Enzyklopädie und Lemmata – Über Bauformen historischer Erzählung
I.
Es gibt kaum eine strenger geordnete Welt als die der Enzyklopädie. Dafür sorgt das Alphabet und wir halten uns auf unserer Suche nach Wissen an diese gleichsam unerschütterliche Ordnung. Doch in Wahrheit ist der Griff zur Enzyklopädie, zum Lexikon, zum Nachschlagewerk ein Schritt über die Schwelle der geordneten Welt. Es tut sich ein Raum auf, der Wege in die verschiedensten Richtungen eröffnet, vor allem ganz unerwartete. Denn wer mit der Fülle des Wissens konfrontiert wird, merkt sogleich, wie unendlich beschränkt das eigene Wissen ist. Die Welt des Wissens: ein Universum, ein Kosmos, je weiter man sich vorantastet. Jeder Eintrag führt zu einem weiteren, jeder angesteuerte Anhaltspunkt erweist sich nur als Transitstation, man bewegt sich in einem Bezugssystem, das keine Grenzen kennt. Man lässt sich hineinziehen und treiben und man lässt sich leicht von der Richtung, die die anfängliche Fragestellung vorgegeben hatte, abbringen, man gerät auf Nebenwege und Abwege und stößt ganz unvermutet auf Dinge, die man in dem vorgegebenen Fragerahmen nicht vorgesehen hatte. Die Enzyklopädie, die Architektur der hierarchisch geordneten Wissensbestände, erweist sich als Eingangstor in einen Bereich, der einen aus dem Tritt bringt, der einen auf Ab- und Umwege führt – d. h. meist in Neuland.

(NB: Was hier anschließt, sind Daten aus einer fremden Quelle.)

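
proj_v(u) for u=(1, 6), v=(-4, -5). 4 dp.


u.v = -34, |v| = sqrt(41) = 6.4031
Scalar projection = u.v / |v| = -34 / sqrt(41) = -5.3099

-5.3099


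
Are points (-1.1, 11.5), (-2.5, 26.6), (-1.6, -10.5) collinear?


Cross product: ((-2.5)-(-1.1))*((-10.5)-11.5) - (26.6-11.5)*((-1.6)-(-1.1))
= 38.35

No, not collinear


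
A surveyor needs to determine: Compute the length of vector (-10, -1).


|u| = sqrt((-10)^2 + (-1)^2) = sqrt(101) = 10.0499

10.0499


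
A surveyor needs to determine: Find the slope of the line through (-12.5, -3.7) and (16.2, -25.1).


slope = (y2-y1)/(x2-x1) = ((-25.1)-(-3.7))/(16.2-(-12.5)) = (-21.4)/28.7 = -0.7456

-0.7456


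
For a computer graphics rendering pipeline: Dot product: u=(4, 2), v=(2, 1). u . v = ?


u . v = u_x*v_x + u_y*v_y = 4*2 + 2*1
= 8 + 2 = 10

10


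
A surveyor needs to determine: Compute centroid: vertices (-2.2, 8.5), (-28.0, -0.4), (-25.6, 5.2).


Centroid = ((x_A+x_B+x_C)/3, (y_A+y_B+y_C)/3)
= (((-2.2)+(-28)+(-25.6))/3, (8.5+(-0.4)+5.2)/3)
= (-18.6, 4.4333)

(-18.6, 4.4333)


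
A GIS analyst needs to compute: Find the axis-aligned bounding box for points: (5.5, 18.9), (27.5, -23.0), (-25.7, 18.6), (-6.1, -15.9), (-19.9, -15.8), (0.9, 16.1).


x range: [-25.7, 27.5]
y range: [-23, 18.9]
Bounding box: (-25.7,-23) to (27.5,18.9)

(-25.7,-23) to (27.5,18.9)


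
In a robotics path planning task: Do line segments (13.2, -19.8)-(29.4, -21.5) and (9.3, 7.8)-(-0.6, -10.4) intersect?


Cross products: d1=344.22, d2=655.89, d3=440.49, d4=128.82
d1*d2 < 0 and d3*d4 < 0? no

No, they don't intersect


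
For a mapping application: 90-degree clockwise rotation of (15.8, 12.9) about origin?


90° CW: (x,y) -> (y, -x)
(15.8,12.9) -> (12.9, -15.8)

(12.9, -15.8)


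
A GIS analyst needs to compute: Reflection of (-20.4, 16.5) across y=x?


Reflection over y=x: (x,y) -> (y,x)
(-20.4, 16.5) -> (16.5, -20.4)

(16.5, -20.4)


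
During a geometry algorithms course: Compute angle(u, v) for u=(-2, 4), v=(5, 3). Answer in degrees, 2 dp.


u.v = 2, |u| = sqrt(20) = 4.4721, |v| = sqrt(34) = 5.831
cos(theta) = u.v/(|u||v|) = 2/sqrt(680) = 0.076696
theta = acos(0.076696) = 85.6 degrees

85.6 degrees


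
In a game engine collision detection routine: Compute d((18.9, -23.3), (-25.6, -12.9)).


dx=-44.5, dy=10.4
d^2 = (-44.5)^2 + 10.4^2 = 2088.41
d = sqrt(2088.41) = 45.6991

45.6991


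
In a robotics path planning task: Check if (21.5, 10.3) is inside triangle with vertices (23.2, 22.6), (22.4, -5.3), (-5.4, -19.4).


Cross products: AB x AP = -37.59, BC x BP = -446.37, CA x CP = -280.38
All same sign? yes

Yes, inside


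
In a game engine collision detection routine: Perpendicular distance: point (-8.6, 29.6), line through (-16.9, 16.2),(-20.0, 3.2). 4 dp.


|cross product| = 66.36
|line direction| = sqrt(178.61) = 13.3645
Distance = 66.36/sqrt(178.61) = 4.9654

4.9654


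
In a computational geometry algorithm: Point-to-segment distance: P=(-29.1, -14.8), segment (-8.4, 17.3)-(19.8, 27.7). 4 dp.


Project P onto AB: t = 0 (clamped to [0,1])
Closest point on segment: (-8.4, 17.3)
Distance: 38.1955

38.1955


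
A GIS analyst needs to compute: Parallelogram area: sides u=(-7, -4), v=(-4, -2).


|u x v| = |(-7)*(-2) - (-4)*(-4)|
= |14 - 16| = 2

2


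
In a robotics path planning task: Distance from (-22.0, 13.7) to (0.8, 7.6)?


dx=22.8, dy=-6.1
d^2 = 22.8^2 + (-6.1)^2 = 557.05
d = sqrt(557.05) = 23.6019

23.6019


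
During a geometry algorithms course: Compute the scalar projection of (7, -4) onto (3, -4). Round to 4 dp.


u.v = 37, |v| = sqrt(25) = 5
Scalar projection = u.v / |v| = 37 / sqrt(25) = 7.4

7.4


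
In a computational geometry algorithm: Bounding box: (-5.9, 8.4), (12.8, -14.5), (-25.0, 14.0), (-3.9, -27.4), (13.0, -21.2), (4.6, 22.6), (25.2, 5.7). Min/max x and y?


x range: [-25, 25.2]
y range: [-27.4, 22.6]
Bounding box: (-25,-27.4) to (25.2,22.6)

(-25,-27.4) to (25.2,22.6)


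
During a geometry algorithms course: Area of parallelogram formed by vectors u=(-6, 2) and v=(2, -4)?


|u x v| = |(-6)*(-4) - 2*2|
= |24 - 4| = 20

20


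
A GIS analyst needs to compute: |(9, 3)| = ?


|u| = sqrt(9^2 + 3^2) = sqrt(90) = 9.4868

9.4868


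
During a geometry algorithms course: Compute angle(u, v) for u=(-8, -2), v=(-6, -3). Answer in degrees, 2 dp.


u.v = 54, |u| = sqrt(68) = 8.2462, |v| = sqrt(45) = 6.7082
cos(theta) = u.v/(|u||v|) = 54/sqrt(3060) = 0.976187
theta = acos(0.976187) = 12.53 degrees

12.53 degrees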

Das Gefühl der Ohnmacht angesichts des schier grenzenlosen und doch wohl geordneten Wissens der Welt kennen sicher einige, ein Gefühl, das noch gesteigert wird, seit wir uns durch den Internet-Kosmos des World Wide Web treiben lassen können. Es ist wie in der Freihandaufstellung in der Bibliothek, in der wir Gewissheit und Sicherheit suchen, vor deren unendlichen Regalen uns dann aber zuerst zu die schockierende Erkenntnis der Begrenztheit des eigenen Wissens überfällt.

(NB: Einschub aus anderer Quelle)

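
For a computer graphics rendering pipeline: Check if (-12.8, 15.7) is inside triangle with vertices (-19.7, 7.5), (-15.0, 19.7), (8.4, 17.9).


Cross products: AB x AP = -45.64, BC x BP = -89.64, CA x CP = -158.66
All same sign? yes

Yes, inside


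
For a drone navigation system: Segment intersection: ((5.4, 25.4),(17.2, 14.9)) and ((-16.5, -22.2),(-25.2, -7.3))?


Cross products: d1=-740.43, d2=-824.9, d3=-791.63, d4=-707.16
d1*d2 < 0 and d3*d4 < 0? no

No, they don't intersect


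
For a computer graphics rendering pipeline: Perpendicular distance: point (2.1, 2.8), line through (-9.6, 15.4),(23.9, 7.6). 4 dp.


|cross product| = 330.84
|line direction| = sqrt(1183.09) = 34.3961
Distance = 330.84/sqrt(1183.09) = 9.6185

9.6185


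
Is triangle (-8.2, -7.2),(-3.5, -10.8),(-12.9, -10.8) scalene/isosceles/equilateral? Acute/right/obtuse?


Side lengths squared: AB^2=35.05, BC^2=88.36, CA^2=35.05
Sorted: [35.05, 35.05, 88.36]
By sides: Isosceles, By angles: Obtuse

Isosceles, Obtuse


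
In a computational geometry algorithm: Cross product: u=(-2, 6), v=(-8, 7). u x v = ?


u x v = u_x*v_y - u_y*v_x = (-2)*7 - 6*(-8)
= (-14) - (-48) = 34

34


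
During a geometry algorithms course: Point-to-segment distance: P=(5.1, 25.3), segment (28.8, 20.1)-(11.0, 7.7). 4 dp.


Project P onto AB: t = 0.7594 (clamped to [0,1])
Closest point on segment: (15.2824, 10.6833)
Distance: 17.8138

17.8138


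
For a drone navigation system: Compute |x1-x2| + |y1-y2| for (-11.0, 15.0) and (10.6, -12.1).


|(-11)-10.6| + |15-(-12.1)| = 21.6 + 27.1 = 48.7

48.7


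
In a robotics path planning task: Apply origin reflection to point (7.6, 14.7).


Reflection over origin: (x,y) -> (-x,-y)
(7.6, 14.7) -> (-7.6, -14.7)

(-7.6, -14.7)


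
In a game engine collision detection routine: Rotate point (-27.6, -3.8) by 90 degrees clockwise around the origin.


90° CW: (x,y) -> (y, -x)
(-27.6,-3.8) -> (-3.8, 27.6)

(-3.8, 27.6)


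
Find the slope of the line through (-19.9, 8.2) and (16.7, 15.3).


slope = (y2-y1)/(x2-x1) = (15.3-8.2)/(16.7-(-19.9)) = 7.1/36.6 = 0.194

0.194


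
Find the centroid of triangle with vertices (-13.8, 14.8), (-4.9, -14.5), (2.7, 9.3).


Centroid = ((x_A+x_B+x_C)/3, (y_A+y_B+y_C)/3)
= (((-13.8)+(-4.9)+2.7)/3, (14.8+(-14.5)+9.3)/3)
= (-5.3333, 3.2)

(-5.3333, 3.2)


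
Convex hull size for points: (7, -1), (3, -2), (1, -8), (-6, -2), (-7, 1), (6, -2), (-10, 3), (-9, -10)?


Convex hull vertices (CCW): (-10, 3), (-9, -10), (1, -8), (7, -1)
Count = 4

4


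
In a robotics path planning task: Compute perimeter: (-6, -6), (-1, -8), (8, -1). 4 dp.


Sides: (-6, -6)->(-1, -8): sqrt(29) = 5.385165, (-1, -8)->(8, -1): sqrt(130) = 11.401754, (8, -1)->(-6, -6): sqrt(221) = 14.866069
Sum = 31.652988
Perimeter = 31.653

31.653


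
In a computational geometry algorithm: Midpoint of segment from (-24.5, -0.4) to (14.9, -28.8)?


M = (((-24.5)+14.9)/2, ((-0.4)+(-28.8))/2)
= (-4.8, -14.6)

(-4.8, -14.6)


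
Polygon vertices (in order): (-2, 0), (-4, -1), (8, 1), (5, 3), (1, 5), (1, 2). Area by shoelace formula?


Shoelace sum: ((-2)*(-1) - (-4)*0) + ((-4)*1 - 8*(-1)) + (8*3 - 5*1) + (5*5 - 1*3) + (1*2 - 1*5) + (1*0 - (-2)*2)
= 48
Area = |48|/2 = 24

24


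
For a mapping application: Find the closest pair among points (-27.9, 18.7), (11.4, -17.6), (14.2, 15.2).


d(P0,P1) = 53.4993, d(P0,P2) = 42.2452, d(P1,P2) = 32.9193
Closest: P1 and P2

Closest pair: (11.4, -17.6) and (14.2, 15.2), distance = 32.9193


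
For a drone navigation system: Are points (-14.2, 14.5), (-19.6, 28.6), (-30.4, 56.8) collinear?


Cross product: ((-19.6)-(-14.2))*(56.8-14.5) - (28.6-14.5)*((-30.4)-(-14.2))
= 0

Yes, collinear


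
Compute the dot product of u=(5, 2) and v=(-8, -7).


u . v = u_x*v_x + u_y*v_y = 5*(-8) + 2*(-7)
= (-40) + (-14) = -54

-54


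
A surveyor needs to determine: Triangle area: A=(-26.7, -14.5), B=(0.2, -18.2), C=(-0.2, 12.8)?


Area = |x_A(y_B-y_C) + x_B(y_C-y_A) + x_C(y_A-y_B)|/2
= |827.7 + 5.46 + (-0.74)|/2
= 832.42/2 = 416.21

416.21


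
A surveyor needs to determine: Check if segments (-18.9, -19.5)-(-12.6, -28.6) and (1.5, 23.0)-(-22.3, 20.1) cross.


Cross products: d1=952.34, d2=1187.19, d3=453.39, d4=218.54
d1*d2 < 0 and d3*d4 < 0? no

No, they don't intersect


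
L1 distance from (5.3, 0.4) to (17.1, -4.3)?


|5.3-17.1| + |0.4-(-4.3)| = 11.8 + 4.7 = 16.5

16.5


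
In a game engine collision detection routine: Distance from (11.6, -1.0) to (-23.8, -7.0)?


dx=-35.4, dy=-6
d^2 = (-35.4)^2 + (-6)^2 = 1289.16
d = sqrt(1289.16) = 35.9049

35.9049


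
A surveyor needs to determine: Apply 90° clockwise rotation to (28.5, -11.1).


90° CW: (x,y) -> (y, -x)
(28.5,-11.1) -> (-11.1, -28.5)

(-11.1, -28.5)


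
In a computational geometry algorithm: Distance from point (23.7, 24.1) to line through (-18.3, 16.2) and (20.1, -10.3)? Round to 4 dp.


|cross product| = 1416.36
|line direction| = sqrt(2176.81) = 46.6563
Distance = 1416.36/sqrt(2176.81) = 30.3573

30.3573


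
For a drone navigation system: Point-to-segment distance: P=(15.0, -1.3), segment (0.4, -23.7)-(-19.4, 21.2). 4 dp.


Project P onto AB: t = 0.2976 (clamped to [0,1])
Closest point on segment: (-5.4928, -10.3369)
Distance: 22.3969

22.3969


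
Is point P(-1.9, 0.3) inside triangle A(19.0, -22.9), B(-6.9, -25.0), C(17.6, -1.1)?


Cross products: AB x AP = -644.77, BC x BP = 500.35, CA x CP = -423.14
All same sign? no

No, outside


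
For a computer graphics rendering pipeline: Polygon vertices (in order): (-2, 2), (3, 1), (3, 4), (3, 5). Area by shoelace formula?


Shoelace sum: ((-2)*1 - 3*2) + (3*4 - 3*1) + (3*5 - 3*4) + (3*2 - (-2)*5)
= 20
Area = |20|/2 = 10

10


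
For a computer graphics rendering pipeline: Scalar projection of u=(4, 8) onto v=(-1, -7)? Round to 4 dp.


u.v = -60, |v| = sqrt(50) = 7.0711
Scalar projection = u.v / |v| = -60 / sqrt(50) = -8.4853

-8.4853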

Aber in Konkurrenz zu dieser Erfahrung steht die andere: die Chance, dem Unerwarteten zu begegnen – das kann ein Autor, vor allem aber ein Kontext, eine Beziehung, ein Verweisungszusammenhang sein. Sobald man auf einen solchen unerwarteten Zusammenhang stößt, schlägt das Herz schneller, es stellt sich eine Art nervöser Spannung ein, man glaubt, bei etwas ganz Wichtigem dabei zu sein, bei der Entdeckung eines Zusammenhangs, den es in der geordnet-abgezirkelten Welt der separierten Fachdisziplinen – jedenfalls auf den ersten Blick – nicht gibt. Es durchströmt einen das Glücksgefühl, bei einer Entdeckung dabei zu sein, bei der einem plötzlich ein neues Licht aufgeht.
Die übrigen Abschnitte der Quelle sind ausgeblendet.